This week I’ve been working on a report. Originally, everything on the report was pulled from one table, but it needs to include data from the original table, plus some information from a second table that is associated with each record in the original table. The relationship is many to one, and in some cases, there may be no data in the second table, so I have to use an outer join, which returns a result set like this:

IDnameattribute
1Rafeprogrammer
1Rafewriter
2Boblawyer
3James
4Michaelengineer
4Michaelcook
4Michaelphotographer


That has to be converted to a data structure that includes single attributes for ID and name, and an array of attributes (which may be empty). When you add pagination, things get a little bit confusing. Let’s say I want to display the records three at a time. If the one to many relationship were not involved, I could just stick a LIMIT 3 clause in MySQL code. That’s how the report works right now. Unfortunately, now that the outer join has entered the picture, LIMIT 3 would limit the results to 3 rows, which includes only 2 records. LIMIT 5 would be even worse, you’d get all of records 1, 2, and 3, and part of record 4. Ouch.

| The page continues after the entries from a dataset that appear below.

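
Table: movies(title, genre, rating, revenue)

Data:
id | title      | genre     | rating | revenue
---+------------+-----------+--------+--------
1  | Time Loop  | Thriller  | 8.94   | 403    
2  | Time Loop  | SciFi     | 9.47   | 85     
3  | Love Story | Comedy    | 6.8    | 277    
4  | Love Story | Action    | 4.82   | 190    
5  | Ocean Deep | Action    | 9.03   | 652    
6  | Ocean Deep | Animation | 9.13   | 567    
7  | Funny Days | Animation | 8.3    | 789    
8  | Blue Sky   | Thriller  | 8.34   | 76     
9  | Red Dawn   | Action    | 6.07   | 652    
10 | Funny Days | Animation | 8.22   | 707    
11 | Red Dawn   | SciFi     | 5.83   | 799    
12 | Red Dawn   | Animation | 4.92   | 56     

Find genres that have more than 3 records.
SELECT genre, COUNT(*) as cnt
FROM movies
GROUP BY genre
HAVING COUNT(*) > 3

Result:
  Animation: 4

Note: HAVING filters groups after aggregation, WHERE filters rows before.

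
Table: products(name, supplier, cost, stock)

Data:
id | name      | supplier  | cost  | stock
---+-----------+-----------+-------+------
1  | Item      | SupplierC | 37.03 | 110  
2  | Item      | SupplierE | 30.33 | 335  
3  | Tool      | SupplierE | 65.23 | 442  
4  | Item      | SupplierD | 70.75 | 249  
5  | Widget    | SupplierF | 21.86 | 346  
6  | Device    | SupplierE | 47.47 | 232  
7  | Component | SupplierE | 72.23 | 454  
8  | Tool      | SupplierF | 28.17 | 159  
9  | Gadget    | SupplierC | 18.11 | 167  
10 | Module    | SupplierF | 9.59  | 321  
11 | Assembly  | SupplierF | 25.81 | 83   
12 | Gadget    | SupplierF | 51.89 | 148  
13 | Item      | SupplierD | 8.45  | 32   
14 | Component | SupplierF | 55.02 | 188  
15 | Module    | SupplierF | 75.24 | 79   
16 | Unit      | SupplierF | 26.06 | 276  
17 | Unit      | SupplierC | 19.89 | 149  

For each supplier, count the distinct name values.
SELECT supplier, COUNT(DISTINCT name)
FROM products
GROUP BY supplier

Result:
  SupplierC: 3 distinct
  SupplierD: 1 distinct
  SupplierE: 4 distinct
  SupplierF: 7 distinct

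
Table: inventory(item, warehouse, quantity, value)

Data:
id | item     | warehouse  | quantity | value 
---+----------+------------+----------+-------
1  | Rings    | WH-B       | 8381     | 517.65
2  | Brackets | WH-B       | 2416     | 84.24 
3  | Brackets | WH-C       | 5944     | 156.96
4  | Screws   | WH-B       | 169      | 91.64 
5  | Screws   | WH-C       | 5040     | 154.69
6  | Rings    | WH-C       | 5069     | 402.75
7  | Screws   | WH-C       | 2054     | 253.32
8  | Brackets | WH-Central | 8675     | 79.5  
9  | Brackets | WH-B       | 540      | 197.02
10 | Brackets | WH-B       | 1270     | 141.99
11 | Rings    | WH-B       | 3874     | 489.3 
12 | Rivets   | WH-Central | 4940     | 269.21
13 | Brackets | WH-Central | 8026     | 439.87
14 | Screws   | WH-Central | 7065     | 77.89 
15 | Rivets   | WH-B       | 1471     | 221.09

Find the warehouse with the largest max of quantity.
SELECT warehouse, MAX(quantity) as val
FROM inventory
GROUP BY warehouse
ORDER BY val DESC
LIMIT 1

Result: WH-Central with max(quantity) = 8675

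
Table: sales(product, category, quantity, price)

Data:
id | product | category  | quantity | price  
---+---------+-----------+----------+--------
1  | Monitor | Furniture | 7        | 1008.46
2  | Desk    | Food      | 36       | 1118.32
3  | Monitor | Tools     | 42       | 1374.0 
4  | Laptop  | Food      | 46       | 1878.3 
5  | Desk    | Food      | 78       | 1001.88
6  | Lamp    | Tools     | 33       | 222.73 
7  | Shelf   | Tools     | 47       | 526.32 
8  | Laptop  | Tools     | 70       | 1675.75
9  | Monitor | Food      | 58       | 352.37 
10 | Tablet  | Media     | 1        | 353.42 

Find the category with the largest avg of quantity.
SELECT category, AVG(quantity) as val
FROM sales
GROUP BY category
ORDER BY val DESC
LIMIT 1

Result: Food with avg(quantity) = 54.50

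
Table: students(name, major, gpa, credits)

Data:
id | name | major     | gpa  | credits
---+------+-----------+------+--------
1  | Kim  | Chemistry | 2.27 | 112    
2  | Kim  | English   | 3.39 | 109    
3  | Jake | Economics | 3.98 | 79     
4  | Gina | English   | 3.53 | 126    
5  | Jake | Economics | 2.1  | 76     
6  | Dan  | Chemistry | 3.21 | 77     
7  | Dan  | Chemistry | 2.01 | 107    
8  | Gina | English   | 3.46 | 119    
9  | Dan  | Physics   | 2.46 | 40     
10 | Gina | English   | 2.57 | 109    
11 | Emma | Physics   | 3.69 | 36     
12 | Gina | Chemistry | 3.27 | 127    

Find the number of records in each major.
SELECT major, COUNT(*) as count
FROM students
GROUP BY major

Result:
  Chemistry: 4
  Economics: 2
  English: 4
  Physics: 2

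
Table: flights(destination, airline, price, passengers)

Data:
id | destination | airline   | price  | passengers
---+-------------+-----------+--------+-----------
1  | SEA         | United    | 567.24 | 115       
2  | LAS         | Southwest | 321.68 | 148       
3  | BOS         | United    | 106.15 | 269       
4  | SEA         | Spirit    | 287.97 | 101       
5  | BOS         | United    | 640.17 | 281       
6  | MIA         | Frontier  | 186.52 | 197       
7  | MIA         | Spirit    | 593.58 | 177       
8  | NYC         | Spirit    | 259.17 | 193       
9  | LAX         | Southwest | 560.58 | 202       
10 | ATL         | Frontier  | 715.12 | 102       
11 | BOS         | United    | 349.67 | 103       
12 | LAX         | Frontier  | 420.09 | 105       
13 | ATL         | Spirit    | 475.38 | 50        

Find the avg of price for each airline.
SELECT airline, AVG(price) as result
FROM flights
GROUP BY airline

Result:
  Frontier: 440.58
  Southwest: 441.13
  Spirit: 404.03
  United: 415.81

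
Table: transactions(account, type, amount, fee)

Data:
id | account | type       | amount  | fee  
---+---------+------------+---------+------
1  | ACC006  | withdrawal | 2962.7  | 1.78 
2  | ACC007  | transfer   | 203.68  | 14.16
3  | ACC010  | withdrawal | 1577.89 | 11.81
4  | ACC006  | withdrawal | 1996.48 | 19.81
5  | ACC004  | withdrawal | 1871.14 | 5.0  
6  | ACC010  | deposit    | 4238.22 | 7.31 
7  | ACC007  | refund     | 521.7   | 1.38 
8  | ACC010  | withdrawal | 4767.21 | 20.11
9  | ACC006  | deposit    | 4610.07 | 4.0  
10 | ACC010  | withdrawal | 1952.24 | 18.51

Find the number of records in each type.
SELECT type, COUNT(*) as count
FROM transactions
GROUP BY type

Result:
  deposit: 2
  refund: 1
  transfer: 1
  withdrawal: 6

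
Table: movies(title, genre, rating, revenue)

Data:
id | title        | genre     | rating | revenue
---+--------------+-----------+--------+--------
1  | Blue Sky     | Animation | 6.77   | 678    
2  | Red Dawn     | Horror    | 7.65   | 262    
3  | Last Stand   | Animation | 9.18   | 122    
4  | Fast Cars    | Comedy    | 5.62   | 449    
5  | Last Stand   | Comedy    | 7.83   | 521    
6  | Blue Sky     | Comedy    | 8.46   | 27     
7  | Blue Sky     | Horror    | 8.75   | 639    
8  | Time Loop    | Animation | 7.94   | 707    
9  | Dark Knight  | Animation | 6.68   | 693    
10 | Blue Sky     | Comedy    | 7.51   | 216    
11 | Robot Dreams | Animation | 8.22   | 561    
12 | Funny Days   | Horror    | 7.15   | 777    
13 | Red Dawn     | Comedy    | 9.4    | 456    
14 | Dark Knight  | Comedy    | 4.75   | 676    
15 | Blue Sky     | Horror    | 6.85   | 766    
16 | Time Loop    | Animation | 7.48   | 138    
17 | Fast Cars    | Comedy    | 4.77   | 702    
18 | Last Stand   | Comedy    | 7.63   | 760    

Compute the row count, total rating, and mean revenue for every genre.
SELECT genre,
       COUNT(*) as cnt,
       SUM(rating) as total_rating,
       AVG(revenue) as avg_revenue
FROM movies
GROUP BY genre

Result:
  Animation: 6 records, 46.27 total rating, 483.17 avg revenue
  Comedy: 8 records, 55.97 total rating, 475.88 avg revenue
  Horror: 4 records, 30.40 total rating, 611.00 avg revenue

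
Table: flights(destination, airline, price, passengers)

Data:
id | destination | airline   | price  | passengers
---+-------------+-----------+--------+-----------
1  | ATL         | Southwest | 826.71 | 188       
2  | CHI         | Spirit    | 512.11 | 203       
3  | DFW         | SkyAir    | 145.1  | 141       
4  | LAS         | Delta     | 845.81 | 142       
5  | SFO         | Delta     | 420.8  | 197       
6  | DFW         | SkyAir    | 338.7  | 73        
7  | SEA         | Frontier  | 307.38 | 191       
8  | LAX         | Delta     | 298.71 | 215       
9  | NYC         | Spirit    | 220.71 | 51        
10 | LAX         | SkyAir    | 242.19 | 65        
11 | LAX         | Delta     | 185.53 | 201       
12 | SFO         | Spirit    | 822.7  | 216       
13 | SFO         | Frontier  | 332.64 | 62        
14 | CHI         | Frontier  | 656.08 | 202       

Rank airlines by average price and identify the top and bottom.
SELECT airline, AVG(price)
FROM flights
GROUP BY airline
ORDER BY AVG(price)

All groups:
  SkyAir: 242.00
  Frontier: 432.03
  Delta: 437.71
  Spirit: 518.51
  Southwest: 826.71

Highest: Southwest (826.71)
Lowest: SkyAir (242.00)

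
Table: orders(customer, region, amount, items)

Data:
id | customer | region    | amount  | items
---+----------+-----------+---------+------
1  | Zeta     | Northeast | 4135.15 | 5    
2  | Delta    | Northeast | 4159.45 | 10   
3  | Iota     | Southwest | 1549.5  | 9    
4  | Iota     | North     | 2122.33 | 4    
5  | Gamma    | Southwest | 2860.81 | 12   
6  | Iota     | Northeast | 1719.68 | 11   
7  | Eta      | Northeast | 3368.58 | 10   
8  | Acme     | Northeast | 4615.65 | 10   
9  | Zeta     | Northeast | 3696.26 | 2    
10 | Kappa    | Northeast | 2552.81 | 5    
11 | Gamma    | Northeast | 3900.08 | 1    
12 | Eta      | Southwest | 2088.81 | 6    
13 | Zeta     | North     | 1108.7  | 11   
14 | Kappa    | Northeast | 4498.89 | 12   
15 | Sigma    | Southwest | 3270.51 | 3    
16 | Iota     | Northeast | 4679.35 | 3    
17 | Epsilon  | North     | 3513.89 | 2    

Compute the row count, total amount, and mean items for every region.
SELECT region,
       COUNT(*) as cnt,
       SUM(amount) as total_amount,
       AVG(items) as avg_items
FROM orders
GROUP BY region

Result:
  North: 3 records, 6744.92 total amount, 5.67 avg items
  Northeast: 10 records, 37325.90 total amount, 6.90 avg items
  Southwest: 4 records, 9769.63 total amount, 7.50 avg items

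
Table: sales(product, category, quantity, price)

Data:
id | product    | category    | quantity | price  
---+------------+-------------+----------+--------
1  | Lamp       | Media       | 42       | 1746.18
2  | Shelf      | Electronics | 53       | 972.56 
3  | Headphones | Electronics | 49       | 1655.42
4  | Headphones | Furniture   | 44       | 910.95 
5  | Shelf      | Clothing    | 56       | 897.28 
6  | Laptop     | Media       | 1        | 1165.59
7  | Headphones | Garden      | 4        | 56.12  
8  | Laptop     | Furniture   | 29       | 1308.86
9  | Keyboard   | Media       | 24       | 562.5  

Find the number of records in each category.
SELECT category, COUNT(*) as count
FROM sales
GROUP BY category

Result:
  Clothing: 1
  Electronics: 2
  Furniture: 2
  Garden: 1
  Media: 3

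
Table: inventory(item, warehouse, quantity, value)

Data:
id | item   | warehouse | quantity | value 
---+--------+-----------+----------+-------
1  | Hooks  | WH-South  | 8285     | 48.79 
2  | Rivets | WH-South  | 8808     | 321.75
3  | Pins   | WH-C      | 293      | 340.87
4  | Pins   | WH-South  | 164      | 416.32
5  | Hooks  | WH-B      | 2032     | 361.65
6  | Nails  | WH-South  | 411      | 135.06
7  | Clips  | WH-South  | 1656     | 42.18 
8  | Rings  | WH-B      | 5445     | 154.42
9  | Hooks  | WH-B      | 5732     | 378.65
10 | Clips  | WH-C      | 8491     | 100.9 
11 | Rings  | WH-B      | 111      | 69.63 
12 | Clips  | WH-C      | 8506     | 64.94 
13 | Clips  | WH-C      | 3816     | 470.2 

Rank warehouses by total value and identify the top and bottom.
SELECT warehouse, SUM(value)
FROM inventory
GROUP BY warehouse
ORDER BY SUM(value)

All groups:
  WH-South: 964.10
  WH-B: 964.35
  WH-C: 976.91

Highest: WH-C (976.91)
Lowest: WH-South (964.10)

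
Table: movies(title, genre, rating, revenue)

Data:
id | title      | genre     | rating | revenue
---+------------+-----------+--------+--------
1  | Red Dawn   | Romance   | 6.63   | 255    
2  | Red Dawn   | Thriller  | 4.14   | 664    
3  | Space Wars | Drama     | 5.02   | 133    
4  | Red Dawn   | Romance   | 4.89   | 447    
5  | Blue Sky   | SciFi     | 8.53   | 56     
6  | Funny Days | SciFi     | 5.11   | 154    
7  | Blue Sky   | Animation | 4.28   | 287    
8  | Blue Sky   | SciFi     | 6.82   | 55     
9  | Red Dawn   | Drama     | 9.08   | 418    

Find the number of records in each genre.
SELECT genre, COUNT(*) as count
FROM movies
GROUP BY genre

Result:
  Animation: 1
  Drama: 2
  Romance: 2
  SciFi: 3
  Thriller: 1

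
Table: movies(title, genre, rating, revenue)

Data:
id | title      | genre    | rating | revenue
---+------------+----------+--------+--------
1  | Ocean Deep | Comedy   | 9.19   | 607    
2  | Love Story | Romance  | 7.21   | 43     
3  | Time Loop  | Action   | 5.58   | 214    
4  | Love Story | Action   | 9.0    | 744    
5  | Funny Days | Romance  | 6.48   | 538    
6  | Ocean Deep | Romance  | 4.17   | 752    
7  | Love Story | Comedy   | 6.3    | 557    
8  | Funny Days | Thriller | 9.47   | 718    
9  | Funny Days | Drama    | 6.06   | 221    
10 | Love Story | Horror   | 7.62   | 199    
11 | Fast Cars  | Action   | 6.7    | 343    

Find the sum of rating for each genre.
SELECT genre, SUM(rating) as result
FROM movies
GROUP BY genre

Result:
  Action: 21.28
  Comedy: 15.49
  Drama: 6.06
  Horror: 7.62
  Romance: 17.86
  Thriller: 9.47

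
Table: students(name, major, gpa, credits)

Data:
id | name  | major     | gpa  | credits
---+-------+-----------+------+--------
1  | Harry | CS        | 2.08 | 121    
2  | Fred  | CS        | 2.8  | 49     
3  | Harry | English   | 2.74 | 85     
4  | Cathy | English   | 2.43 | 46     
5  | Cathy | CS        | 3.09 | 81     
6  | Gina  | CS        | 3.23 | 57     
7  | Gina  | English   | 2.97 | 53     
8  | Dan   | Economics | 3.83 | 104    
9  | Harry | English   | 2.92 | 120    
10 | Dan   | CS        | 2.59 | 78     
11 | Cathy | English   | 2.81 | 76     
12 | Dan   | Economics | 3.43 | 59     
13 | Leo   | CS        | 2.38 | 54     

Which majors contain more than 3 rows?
SELECT major, COUNT(*) as cnt
FROM students
GROUP BY major
HAVING COUNT(*) > 3

Result:
  CS: 6
  English: 5

Note: HAVING filters groups after aggregation, WHERE filters rows before.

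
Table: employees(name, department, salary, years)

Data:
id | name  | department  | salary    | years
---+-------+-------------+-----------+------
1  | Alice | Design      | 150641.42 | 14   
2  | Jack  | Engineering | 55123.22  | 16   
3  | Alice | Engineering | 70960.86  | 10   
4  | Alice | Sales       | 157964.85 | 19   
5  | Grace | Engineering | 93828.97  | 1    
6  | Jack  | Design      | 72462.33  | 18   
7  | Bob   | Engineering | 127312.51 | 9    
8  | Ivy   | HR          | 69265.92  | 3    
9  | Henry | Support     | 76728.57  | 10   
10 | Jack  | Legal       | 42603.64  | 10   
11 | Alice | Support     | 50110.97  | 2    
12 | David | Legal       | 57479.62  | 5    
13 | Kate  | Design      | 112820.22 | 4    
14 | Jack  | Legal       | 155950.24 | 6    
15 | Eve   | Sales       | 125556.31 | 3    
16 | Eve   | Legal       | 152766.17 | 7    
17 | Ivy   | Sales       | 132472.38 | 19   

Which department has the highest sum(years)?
SELECT department, SUM(years) as val
FROM employees
GROUP BY department
ORDER BY val DESC
LIMIT 1

Result: Sales with sum(years) = 41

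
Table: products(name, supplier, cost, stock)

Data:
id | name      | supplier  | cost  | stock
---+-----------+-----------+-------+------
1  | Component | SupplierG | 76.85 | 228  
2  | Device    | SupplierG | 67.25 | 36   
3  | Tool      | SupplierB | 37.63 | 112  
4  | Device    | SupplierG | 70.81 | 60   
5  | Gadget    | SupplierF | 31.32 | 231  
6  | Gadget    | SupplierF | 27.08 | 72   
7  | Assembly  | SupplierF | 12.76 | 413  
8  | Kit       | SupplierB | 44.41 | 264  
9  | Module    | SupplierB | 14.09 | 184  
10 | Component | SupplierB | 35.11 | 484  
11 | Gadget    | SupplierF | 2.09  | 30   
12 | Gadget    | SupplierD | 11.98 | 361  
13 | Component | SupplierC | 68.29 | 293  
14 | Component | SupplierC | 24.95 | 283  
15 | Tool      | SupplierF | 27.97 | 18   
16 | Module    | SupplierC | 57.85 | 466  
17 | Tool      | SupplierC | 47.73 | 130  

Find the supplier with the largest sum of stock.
SELECT supplier, SUM(stock) as val
FROM products
GROUP BY supplier
ORDER BY val DESC
LIMIT 1

Result: SupplierC with sum(stock) = 1172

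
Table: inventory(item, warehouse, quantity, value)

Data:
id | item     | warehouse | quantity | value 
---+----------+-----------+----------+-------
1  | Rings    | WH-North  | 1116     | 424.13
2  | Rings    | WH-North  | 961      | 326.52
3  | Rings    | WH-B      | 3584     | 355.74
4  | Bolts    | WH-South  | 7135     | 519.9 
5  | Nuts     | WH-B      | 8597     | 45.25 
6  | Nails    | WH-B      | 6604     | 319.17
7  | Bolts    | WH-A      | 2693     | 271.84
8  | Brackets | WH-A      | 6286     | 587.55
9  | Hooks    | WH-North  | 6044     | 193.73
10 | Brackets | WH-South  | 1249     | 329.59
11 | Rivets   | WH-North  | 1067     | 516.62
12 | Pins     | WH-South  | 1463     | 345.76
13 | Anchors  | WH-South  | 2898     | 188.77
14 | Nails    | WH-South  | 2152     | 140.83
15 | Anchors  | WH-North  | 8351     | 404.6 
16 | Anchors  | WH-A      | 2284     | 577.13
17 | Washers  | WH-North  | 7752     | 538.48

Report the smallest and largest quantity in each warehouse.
SELECT warehouse, MIN(quantity), MAX(quantity)
FROM inventory
GROUP BY warehouse

Result:
  WH-A: min=2284, max=6286
  WH-B: min=3584, max=8597
  WH-North: min=961, max=8351
  WH-South: min=1249, max=7135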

One option is to leave out the limit, pull back the entire result set, and handle the pagination in my application code. That would be fine except that we’re dealing with hundreds of thousands of records. In most cases they’re filtered, but I still don’t want to risk queries that could return thousands of results when I only want to deal with a small fraction of them.

Faced with a somewhat ugly problem (which would be abstracted away in the Java world by an ORM solution like Hibernate), I’ve been reluctant to start coding. Instead I’ve spent the whole week just thinking about the problem, talking to people about it, and doing research. Normally I have a bent toward procrastination, but in some cases it’s my friend. Rather than writing something that I’ll just throw away, it’s better to wait and really think about the problem before attacking.

I’ve thought of all sorts of bizarre approaches, many of which would take weeks to write and may not solve the problem anyway. I then thought that I just needed to use the LIMIT clause a bit differently. The plan was to fetch the results with a LIMIT clause just as I am now, iterate over the results and move the data to the new data structure that I need, and then, if the query doesn’t return enough results to make up the page, go back and run the query again with a new limit and offset, and continue iterating to build the data structure.

This seemed like it would make sense, and it does solve the potential performance problem that occurs when you retrieve thousands of records even though you only need a few of them. This works well for the first page of results, but things get messy from there. Let’s say that to display 5 records on the first page, you use 12 rows in the result set. You store the offset between requests, and when the user hits the “next page” link, you run the first query with an offset of 13. That’s fine, unless another record has been added to the database. Let’s say it takes up 2 rows. Then your current result set is thrown off. This happens if the outer join isn’t involved, but the only cost is that you’re seeing the set of 5 records from that moment in time, not the 5 records subsequent to those on the first page of results. When a “record” consists of an undetermined number of rows in a result set, then everything is thrown off. You’re back in partial record territory with no easy way to figure out that’s what’s going on.

So this solution is insufficient. Two ways around this one are to keep the primary keys around rather than the offset, or even to work off of the time stamps on the records. Let’s look at each. When you produce a page of results, you can keep the ID of the first and last items on the page. If you’re lucky, you use an auto-incrementing ID field of some kind, so you can assume that earlier items have IDs less than the lowest ID on the page, and later items have an ID higher than the highest ID on the page. You can do the same thing with timestamps. Save the time stamps of the first and last records on the page to serve as markers for the next and previous pages.

The glaring problem with this approach is that it only works if your report can only be ordered based on time. If you want to produce a report that displays records 10 per page and has 50 records total, sorted by name, then IDs and timestamps are useless for paginating the results. Theoretically names would be useful, but names may not be unique, and if they’re not, then that approach won’t work either.

Yet another approach is to attack the problem with the IN clause. MySQL 4.1 supports subqueries, so you can theoretically write a query like this:

select people.id, people.name, people.attribute
from people left join attributes on people.id = attributes.person_id
where people.id in (select id from people limit 10)

Unfortunately, that won’t work, because you can’t use LIMIT inside a subquery. However, you can run two queries. The first gets a list of IDs to use in the IN expression in the query above, in place of the subquery. That’s looking like the best solution so far. Anyone have any better ideas?